François Imbeau-Dulac

Personal information
- Born: 9 December 1990 (age 35) Quebec City, Quebec, Canada
- Height: 5 ft 8 in (173 cm)
- Weight: 168 lb (76 kg)

Sport
- Country: Canada
- Sport: Diving
- Event: 3 metre springboard
- Club: CAMO

Medal record
Men's diving
Representing Canada
World Championships
| Silver medal – second place | 2015 Kazan | 3 m mixed synchro |
| Silver medal – second place | 2019 Gwangju | 3 m mixed synchro |
| Bronze medal – third place | 2017 Budapest | 3 m mixed synchro |
Pan American Games
| Silver medal – second place | 2015 Toronto | 3 m synchro |
| Silver medal – second place | 2019 Lima | 3 m synchro |
Commonwealth Games
| Silver medal – second place | 2018 Gold Coast | 3 m synchro |

= François Imbeau-Dulac =

Canadian diver (born 1990)

François Imbeau-Dulac (born 9 December 1990) is a Canadian diver.

He began diving at the age of 9, and began competing internationally in 2006.
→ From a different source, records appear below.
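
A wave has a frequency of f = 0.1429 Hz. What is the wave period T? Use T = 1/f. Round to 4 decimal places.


T = 1 / f
T = 1 / 0.1429
T = 6.9979 s

6.9979


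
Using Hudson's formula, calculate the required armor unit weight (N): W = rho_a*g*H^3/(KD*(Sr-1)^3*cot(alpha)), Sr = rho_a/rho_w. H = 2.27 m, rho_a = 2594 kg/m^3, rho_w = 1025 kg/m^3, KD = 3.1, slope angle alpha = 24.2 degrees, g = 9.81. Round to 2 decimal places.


Sr = rho_a / rho_w = 2594 / 1025 = 2.530732
(Sr - 1) = 1.530732
(Sr - 1)^3 = 3.586718
cot(24.2) = 1 / tan(24.2) = 1 / 0.449418 = 2.225101
Numerator = 2594 * 9.81 * 2.27^3 = 297657.3087
Denominator = 3.1 * 3.586718 * 2.225101 = 24.740510
W = 297657.3087 / 24.740510
W = 12031.17 N

12031.17


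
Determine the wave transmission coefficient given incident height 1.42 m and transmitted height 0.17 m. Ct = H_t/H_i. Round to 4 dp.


Ct = H_t / H_i
Ct = 0.17 / 1.42
Ct = 0.1197

0.1197


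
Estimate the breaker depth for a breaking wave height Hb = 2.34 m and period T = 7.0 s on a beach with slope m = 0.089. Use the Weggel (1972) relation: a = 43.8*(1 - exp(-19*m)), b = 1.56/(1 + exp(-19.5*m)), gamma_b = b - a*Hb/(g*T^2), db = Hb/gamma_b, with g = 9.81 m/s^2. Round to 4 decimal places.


a = 43.8 * (1 - exp(-19 * m))
exp(-19 * 0.089) = exp(-1.6910) = 0.184335
a = 43.8 * (1 - 0.184335) = 35.726123
b = 1.56 / (1 + exp(-19.5 * m))
exp(-19.5 * 0.089) = exp(-1.7355) = 0.176312
b = 1.56 / (1 + 0.176312) = 1.326179
Hb / (g * T^2) = 2.34 / (9.81 * 7.0^2) = 2.34 / 480.6900 = 0.00486800
gamma_b = b - a * Hb/(g*T^2) = 1.326179 - 35.726123 * 0.00486800 = 1.152264
db = Hb / gamma_b = 2.34 / 1.152264
db = 2.0308 m

2.0308


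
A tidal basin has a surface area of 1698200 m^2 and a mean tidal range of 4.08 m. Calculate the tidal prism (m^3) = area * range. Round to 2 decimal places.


Tidal prism = Area * Tidal range
P = 1698200 * 4.08
P = 6928656.00 m^3

6928656.00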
In 2011 Imbeau-Dulac broke the Canadian record (held at the time by Alexandre Despatie) in the 1m springboard event. He competed in the 3 m springboard event at the 2012 Summer Olympics. He placed 13th, just short of making the final. He competed in the 3 m springboard and the 1 m springboard events at the 2014 Commonwealth Games. With Jennifer Abel, he won the silver medal in the 3 m mixed synchronised diving at the 2015 World Aquatics Championship. At the 2017 World Aquatics Championship, he and Abel again won a medal in the mixed synchronised diving event, this time bronze.

At the 2018 Commonwealth Games, he competed in the men's 3 m springboard event and the men's 3 m synchronised springboard event, winning the silver medal with Philippe Gagne. At the 2019 World Aquatics Championship, Imbeau-Dulac and Abel won their third World Championship synchronised diving medal in a row, winning the silver medal.

In an attempt to qualify for the 2012 Summer Olympics, around 2010, Imbeau-Dulac developed an eating disorder which involved purging. Realizing that he needed help, Imbeau-Dulac spoke to his coach after the Olympics and immediately received help from Diving Canada and a mental health professional. He has since returned to a healthy lifestyle, and would like to compete in the 2020 Summer Olympics in Tokyo, Japan.